Umbra Lab - Santa Barbara, CA
posted 3 months ago
Umbra is seeking an experienced Site Reliability Engineer (SRE) to join our team in designing, building, operating, and scaling our mission-critical infrastructure. This role is pivotal in ensuring the reliability and scalability of our systems, which are essential for delivering high-quality satellite data to our customers. The SRE will work closely with cross-functional teams, including developers, product managers, and other stakeholders, to align on technical strategies and provide expert guidance. The position can be based in our Santa Barbara office or can be performed fully remotely, offering flexibility to the right candidate. The ideal candidate will possess a deep understanding of the entire technology stack and architecture, enabling informed decisions regarding technical debt and trade-offs. They will demonstrate leadership in technical innovation, advocating for new technologies and best practices while continuously refining existing processes to enhance efficiency and effectiveness across projects and services. Effective communication with both technical and non-technical stakeholders is crucial, as the SRE will foster collaboration and understanding across diverse teams. The role also involves driving impactful changes that benefit the entire team and extend beyond individual contributions. In this position, the SRE will ensure that critical systems meet service level agreements (SLAs) through proactive monitoring and effective incident response.
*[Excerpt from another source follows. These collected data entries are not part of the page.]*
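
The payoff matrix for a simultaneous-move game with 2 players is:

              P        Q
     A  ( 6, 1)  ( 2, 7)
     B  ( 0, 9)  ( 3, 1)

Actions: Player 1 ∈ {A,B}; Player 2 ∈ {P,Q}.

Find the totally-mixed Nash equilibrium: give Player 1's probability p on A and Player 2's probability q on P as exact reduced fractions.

(p,q) = (4/7, 1/7)

P1 indiff ⇒ q·6+(1-q)·2 = q·0+(1-q)·3 ⇒ q(6) = (1-q)(1) ⇒ q = 1/7
P2 indiff ⇒ p·1+(1-p)·9 = p·7+(1-p)·1 ⇒ p(-6) = (1-p)(-8) ⇒ p = 4/7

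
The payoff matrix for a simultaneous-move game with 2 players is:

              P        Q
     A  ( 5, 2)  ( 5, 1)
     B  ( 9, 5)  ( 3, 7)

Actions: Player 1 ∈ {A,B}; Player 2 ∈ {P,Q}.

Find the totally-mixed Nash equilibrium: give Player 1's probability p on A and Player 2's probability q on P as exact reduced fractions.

P1 mixes 2/3 on A; P2 mixes 1/3 on P

P1 indiff ⇒ q·5+(1-q)·5 = q·9+(1-q)·3 ⇒ q(-4) = (1-q)(-2) ⇒ q = 1/3
P2 indiff ⇒ p·2+(1-p)·5 = p·1+(1-p)·7 ⇒ p(1) = (1-p)(2) ⇒ p = 2/3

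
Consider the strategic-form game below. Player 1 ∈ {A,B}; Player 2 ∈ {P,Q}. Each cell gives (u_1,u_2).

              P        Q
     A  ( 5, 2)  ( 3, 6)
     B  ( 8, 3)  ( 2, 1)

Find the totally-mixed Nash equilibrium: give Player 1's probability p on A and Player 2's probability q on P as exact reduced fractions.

P1 indiff ⇒ q·5+(1-q)·3 = q·8+(1-q)·2 ⇒ q(-3) = (1-q)(-1) ⇒ q = 1/4
P2 indiff ⇒ p·2+(1-p)·3 = p·6+(1-p)·1 ⇒ p(-4) = (1-p)(-2) ⇒ p = 1/3

P1 mixes 1/3 on A; P2 mixes 1/4 on P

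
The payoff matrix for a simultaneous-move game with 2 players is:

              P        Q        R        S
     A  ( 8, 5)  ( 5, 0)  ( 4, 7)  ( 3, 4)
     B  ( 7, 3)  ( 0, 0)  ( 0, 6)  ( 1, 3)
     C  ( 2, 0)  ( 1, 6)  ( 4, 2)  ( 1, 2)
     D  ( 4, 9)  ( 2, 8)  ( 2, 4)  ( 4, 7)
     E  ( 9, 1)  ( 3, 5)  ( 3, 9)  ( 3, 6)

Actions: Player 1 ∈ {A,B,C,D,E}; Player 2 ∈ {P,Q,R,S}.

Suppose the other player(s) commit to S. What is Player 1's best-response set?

BR_1 = {D}

u_1(A vs S) = 3
u_1(B vs S) = 1
u_1(C vs S) = 1
u_1(D vs S) = 4
u_1(E vs S) = 3
max payoff 4 at {D}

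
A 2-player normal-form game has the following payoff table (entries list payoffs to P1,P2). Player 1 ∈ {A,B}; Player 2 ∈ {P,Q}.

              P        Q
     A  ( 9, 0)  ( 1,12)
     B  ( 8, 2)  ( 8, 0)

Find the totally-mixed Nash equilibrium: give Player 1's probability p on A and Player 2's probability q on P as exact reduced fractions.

P1 mixes 1/7 on A; P2 mixes 7/8 on P

P1 indiff ⇒ q·9+(1-q)·1 = q·8+(1-q)·8 ⇒ q(1) = (1-q)(7) ⇒ q = 7/8
P2 indiff ⇒ p·0+(1-p)·2 = p·12+(1-p)·0 ⇒ p(-12) = (1-p)(-2) ⇒ p = 1/7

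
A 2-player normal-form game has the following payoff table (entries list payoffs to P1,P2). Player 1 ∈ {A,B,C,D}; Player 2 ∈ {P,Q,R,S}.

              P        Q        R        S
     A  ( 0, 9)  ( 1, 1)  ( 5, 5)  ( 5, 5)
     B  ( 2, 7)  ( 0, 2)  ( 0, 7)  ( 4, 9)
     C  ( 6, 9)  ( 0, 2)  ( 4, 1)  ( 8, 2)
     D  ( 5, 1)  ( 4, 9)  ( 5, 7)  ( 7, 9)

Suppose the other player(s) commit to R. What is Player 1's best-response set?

u_1(A vs R) = 5
u_1(B vs R) = 0
u_1(C vs R) = 4
u_1(D vs R) = 5
max payoff 5 at {A,D}

P1 best: {A,D}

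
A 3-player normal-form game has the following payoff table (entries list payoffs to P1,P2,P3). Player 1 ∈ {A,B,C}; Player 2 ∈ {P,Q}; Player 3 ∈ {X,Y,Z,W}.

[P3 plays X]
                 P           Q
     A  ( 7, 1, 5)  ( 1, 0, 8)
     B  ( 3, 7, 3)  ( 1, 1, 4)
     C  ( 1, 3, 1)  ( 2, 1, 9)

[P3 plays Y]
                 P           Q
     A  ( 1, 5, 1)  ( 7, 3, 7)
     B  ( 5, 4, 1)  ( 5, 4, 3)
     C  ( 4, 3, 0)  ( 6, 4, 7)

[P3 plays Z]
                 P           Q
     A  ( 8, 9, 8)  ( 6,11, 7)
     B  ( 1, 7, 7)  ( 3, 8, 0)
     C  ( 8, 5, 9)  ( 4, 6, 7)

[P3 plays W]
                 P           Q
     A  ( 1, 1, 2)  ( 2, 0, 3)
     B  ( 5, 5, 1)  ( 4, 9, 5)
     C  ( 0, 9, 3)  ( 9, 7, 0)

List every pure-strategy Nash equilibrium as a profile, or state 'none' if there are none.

(A,P,X): not NE [P3→Z gives 8>5]
(A,P,Y): not NE [P1→B gives 5>1; P3→Z gives 8>1]
(A,P,Z): not NE [P2→Q gives 11>9]
(A,P,W): not NE [P1→B gives 5>1; P3→Z gives 8>2]
(A,Q,X): not NE [P1→C gives 2>1; P2→P gives 1>0]
(A,Q,Y): not NE [P2→P gives 5>3; P3→X gives 8>7]
(A,Q,Z): not NE [P3→X gives 8>7]
(A,Q,W): not NE [P1→C gives 9>2; P2→P gives 1>0; P3→X gives 8>3]
(B,P,X): not NE [P1→A gives 7>3; P3→Z gives 7>3]
(B,P,Y): not NE [P3→Z gives 7>1]
(B,P,Z): not NE [P1→C gives 8>1; P2→Q gives 8>7]
(B,P,W): not NE [P2→Q gives 9>5; P3→Z gives 7>1]
(B,Q,X): not NE [P1→C gives 2>1; P2→P gives 7>1; P3→W gives 5>4]
(B,Q,Y): not NE [P1→A gives 7>5; P3→W gives 5>3]
(B,Q,Z): not NE [P1→A gives 6>3; P3→W gives 5>0]
(B,Q,W): not NE [P1→C gives 9>4]
(C,P,X): not NE [P1→A gives 7>1; P3→Z gives 9>1]
(C,P,Y): not NE [P1→B gives 5>4; P2→Q gives 4>3; P3→Z gives 9>0]
(C,P,Z): not NE [P2→Q gives 6>5]
(C,P,W): not NE [P1→B gives 5>0; P3→Z gives 9>3]
(C,Q,X): not NE [P2→P gives 3>1]
(C,Q,Y): not NE [P1→A gives 7>6; P3→X gives 9>7]
(C,Q,Z): not NE [P1→A gives 6>4; P3→X gives 9>7]
(C,Q,W): not NE [P2→P gives 9>7; P3→X gives 9>0]

Equilibria: none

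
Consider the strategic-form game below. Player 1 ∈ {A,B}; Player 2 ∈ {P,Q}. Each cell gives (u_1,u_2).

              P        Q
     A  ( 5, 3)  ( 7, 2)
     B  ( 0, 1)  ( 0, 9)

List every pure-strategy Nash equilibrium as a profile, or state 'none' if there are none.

Nash profiles: (A,P)

(A,P): NE
(A,Q): not NE [P2→P gives 3>2]
(B,P): not NE [P1→A gives 5>0; P2→Q gives 9>1]
(B,Q): not NE [P1→A gives 7>0]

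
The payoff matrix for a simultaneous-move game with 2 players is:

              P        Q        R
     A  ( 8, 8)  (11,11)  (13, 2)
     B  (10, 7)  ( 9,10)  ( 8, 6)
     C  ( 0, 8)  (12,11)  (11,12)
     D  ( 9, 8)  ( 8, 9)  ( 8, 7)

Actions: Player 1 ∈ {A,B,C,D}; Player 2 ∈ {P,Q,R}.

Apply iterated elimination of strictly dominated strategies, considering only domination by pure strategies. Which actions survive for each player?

P2 drop P (Q beats it: A:11>8 B:10>7 C:11>8 D:9>8)
P1 drop B (A beats it: Q:11>9 R:13>8)
P1 drop D (A beats it: Q:11>8 R:13>8)
P1→{A,C} P2→{Q,R}

Survivors P1:{A,C} P2:{Q,R}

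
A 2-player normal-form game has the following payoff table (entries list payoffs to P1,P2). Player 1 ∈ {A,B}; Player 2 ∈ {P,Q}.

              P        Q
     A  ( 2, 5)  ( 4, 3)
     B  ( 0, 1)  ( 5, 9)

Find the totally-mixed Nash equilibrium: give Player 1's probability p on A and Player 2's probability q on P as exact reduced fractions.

P1 mixes 4/5 on A; P2 mixes 1/3 on P

P1 indiff ⇒ q·2+(1-q)·4 = q·0+(1-q)·5 ⇒ q(2) = (1-q)(1) ⇒ q = 1/3
P2 indiff ⇒ p·5+(1-p)·1 = p·3+(1-p)·9 ⇒ p(2) = (1-p)(8) ⇒ p = 4/5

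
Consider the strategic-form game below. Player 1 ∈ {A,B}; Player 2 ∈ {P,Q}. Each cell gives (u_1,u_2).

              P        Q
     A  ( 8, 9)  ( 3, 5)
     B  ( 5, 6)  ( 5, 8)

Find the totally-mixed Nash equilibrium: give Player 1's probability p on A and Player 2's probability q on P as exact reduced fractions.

(p,q) = (1/3, 2/5)

P1 indiff ⇒ q·8+(1-q)·3 = q·5+(1-q)·5 ⇒ q(3) = (1-q)(2) ⇒ q = 2/5
P2 indiff ⇒ p·9+(1-p)·6 = p·5+(1-p)·8 ⇒ p(4) = (1-p)(2) ⇒ p = 1/3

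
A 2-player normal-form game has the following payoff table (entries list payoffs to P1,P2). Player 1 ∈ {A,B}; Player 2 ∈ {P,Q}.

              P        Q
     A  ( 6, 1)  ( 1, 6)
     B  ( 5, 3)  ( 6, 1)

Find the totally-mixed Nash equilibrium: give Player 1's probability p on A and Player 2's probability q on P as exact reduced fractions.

(p,q) = (2/7, 5/6)

P1 indiff ⇒ q·6+(1-q)·1 = q·5+(1-q)·6 ⇒ q(1) = (1-q)(5) ⇒ q = 5/6
P2 indiff ⇒ p·1+(1-p)·3 = p·6+(1-p)·1 ⇒ p(-5) = (1-p)(-2) ⇒ p = 2/7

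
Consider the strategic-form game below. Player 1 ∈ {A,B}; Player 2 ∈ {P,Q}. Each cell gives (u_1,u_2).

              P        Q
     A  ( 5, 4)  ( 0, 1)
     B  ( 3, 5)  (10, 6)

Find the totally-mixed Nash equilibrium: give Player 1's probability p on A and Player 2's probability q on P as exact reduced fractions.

P1 mixes 1/4 on A; P2 mixes 5/6 on P

P1 indiff ⇒ q·5+(1-q)·0 = q·3+(1-q)·10 ⇒ q(2) = (1-q)(10) ⇒ q = 5/6
P2 indiff ⇒ p·4+(1-p)·5 = p·1+(1-p)·6 ⇒ p(3) = (1-p)(1) ⇒ p = 1/4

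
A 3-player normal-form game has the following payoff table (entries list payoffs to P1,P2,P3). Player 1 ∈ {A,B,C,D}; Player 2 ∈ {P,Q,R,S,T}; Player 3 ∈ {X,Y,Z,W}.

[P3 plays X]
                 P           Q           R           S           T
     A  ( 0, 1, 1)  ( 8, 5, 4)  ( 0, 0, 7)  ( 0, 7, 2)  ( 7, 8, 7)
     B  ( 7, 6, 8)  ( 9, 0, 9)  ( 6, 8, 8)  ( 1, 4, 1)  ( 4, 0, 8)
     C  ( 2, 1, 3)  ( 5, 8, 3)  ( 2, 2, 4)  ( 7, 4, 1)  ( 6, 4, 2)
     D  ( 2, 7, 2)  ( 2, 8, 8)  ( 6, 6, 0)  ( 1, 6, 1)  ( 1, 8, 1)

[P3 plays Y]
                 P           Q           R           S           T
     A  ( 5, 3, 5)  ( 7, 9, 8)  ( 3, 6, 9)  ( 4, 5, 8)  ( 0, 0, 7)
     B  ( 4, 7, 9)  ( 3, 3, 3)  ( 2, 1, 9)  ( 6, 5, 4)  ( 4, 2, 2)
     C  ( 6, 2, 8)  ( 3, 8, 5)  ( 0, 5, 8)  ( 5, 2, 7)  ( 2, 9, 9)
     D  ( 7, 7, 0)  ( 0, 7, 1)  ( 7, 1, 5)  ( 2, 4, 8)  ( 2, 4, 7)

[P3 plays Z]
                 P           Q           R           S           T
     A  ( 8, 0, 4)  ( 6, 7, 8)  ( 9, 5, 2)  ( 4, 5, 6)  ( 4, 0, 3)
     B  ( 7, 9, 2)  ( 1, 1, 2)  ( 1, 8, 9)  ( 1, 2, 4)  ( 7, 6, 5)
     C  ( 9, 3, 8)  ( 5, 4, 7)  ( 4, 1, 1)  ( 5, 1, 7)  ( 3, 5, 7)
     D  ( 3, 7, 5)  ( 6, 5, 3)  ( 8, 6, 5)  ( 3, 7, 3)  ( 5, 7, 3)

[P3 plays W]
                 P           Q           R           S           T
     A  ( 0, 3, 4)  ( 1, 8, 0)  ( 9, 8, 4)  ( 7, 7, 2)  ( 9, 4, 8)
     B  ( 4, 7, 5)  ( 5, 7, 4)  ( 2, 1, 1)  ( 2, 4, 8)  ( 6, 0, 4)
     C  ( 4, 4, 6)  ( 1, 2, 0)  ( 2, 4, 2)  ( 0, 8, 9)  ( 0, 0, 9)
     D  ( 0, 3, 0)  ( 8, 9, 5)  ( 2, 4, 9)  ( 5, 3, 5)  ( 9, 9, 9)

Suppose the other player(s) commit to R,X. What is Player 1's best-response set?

P1 best: {B,D}

u_1(A vs R,X) = 0
u_1(B vs R,X) = 6
u_1(C vs R,X) = 2
u_1(D vs R,X) = 6
max payoff 6 at {B,D}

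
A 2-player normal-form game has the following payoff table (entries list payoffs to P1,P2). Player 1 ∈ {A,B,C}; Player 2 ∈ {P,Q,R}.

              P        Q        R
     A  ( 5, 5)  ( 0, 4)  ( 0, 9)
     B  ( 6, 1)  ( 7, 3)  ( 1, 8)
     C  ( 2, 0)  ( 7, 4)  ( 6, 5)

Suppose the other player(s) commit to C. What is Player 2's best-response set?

argmax u_2 = {R}

u_2(P vs C) = 0
u_2(Q vs C) = 4
u_2(R vs C) = 5
max payoff 5 at {R}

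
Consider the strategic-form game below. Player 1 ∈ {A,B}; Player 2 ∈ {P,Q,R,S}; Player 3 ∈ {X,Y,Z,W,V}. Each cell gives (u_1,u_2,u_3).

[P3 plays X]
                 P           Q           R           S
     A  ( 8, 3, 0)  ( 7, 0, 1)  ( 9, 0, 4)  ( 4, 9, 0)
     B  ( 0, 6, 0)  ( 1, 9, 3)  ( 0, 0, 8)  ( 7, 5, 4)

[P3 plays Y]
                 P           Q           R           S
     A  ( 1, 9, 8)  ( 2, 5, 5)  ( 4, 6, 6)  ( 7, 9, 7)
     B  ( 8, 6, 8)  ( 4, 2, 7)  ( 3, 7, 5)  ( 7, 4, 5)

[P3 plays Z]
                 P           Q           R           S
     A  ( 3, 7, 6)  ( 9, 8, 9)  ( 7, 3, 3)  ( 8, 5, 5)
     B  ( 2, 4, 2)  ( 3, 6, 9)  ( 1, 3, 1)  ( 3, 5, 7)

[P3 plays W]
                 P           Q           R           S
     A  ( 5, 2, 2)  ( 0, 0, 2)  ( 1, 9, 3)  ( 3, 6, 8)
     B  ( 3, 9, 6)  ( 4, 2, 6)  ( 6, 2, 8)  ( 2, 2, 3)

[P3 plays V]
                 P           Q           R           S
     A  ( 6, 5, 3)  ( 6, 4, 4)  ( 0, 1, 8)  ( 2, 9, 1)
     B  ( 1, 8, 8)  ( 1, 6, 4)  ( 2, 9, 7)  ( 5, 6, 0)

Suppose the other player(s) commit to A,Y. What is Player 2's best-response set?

argmax u_2 = {P,S}

u_2(P vs A,Y) = 9
u_2(Q vs A,Y) = 5
u_2(R vs A,Y) = 6
u_2(S vs A,Y) = 9
max payoff 9 at {P,S}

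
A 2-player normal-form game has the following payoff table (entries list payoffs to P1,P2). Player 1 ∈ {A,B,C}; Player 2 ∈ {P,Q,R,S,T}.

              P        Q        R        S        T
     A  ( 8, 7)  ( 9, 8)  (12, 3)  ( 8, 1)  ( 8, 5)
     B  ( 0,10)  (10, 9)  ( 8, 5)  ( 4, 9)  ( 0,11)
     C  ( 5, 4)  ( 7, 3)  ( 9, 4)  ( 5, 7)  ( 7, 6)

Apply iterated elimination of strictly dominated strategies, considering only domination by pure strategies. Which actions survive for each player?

Survivors P1:{A,B} P2:{P,Q,T}

P1 drop C (A beats it: P:8>5 Q:9>7 R:12>9 S:8>5 T:8>7)
P2 drop R (P beats it: A:7>3 B:10>5)
P2 drop S (P beats it: A:7>1 B:10>9)
P1→{A,B} P2→{P,Q,T}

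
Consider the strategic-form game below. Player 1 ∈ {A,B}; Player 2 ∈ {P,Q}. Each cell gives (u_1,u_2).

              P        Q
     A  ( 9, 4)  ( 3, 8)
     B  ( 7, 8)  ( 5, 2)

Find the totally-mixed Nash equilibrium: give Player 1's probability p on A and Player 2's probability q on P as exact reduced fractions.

P1 indiff ⇒ q·9+(1-q)·3 = q·7+(1-q)·5 ⇒ q(2) = (1-q)(2) ⇒ q = 1/2
P2 indiff ⇒ p·4+(1-p)·8 = p·8+(1-p)·2 ⇒ p(-4) = (1-p)(-6) ⇒ p = 3/5

p=3/5, q=1/2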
They will develop and promote new technologies and tools, conducting research and creating proofs of concept to introduce solutions that enhance team capabilities. The SRE will lead by example in fostering a culture of excellence and reliability, continuously evaluating and improving team processes and workflows to increase efficiency and reduce complexity. Participation in on-call rotations to provide support and resolve complex technical issues is also a key responsibility.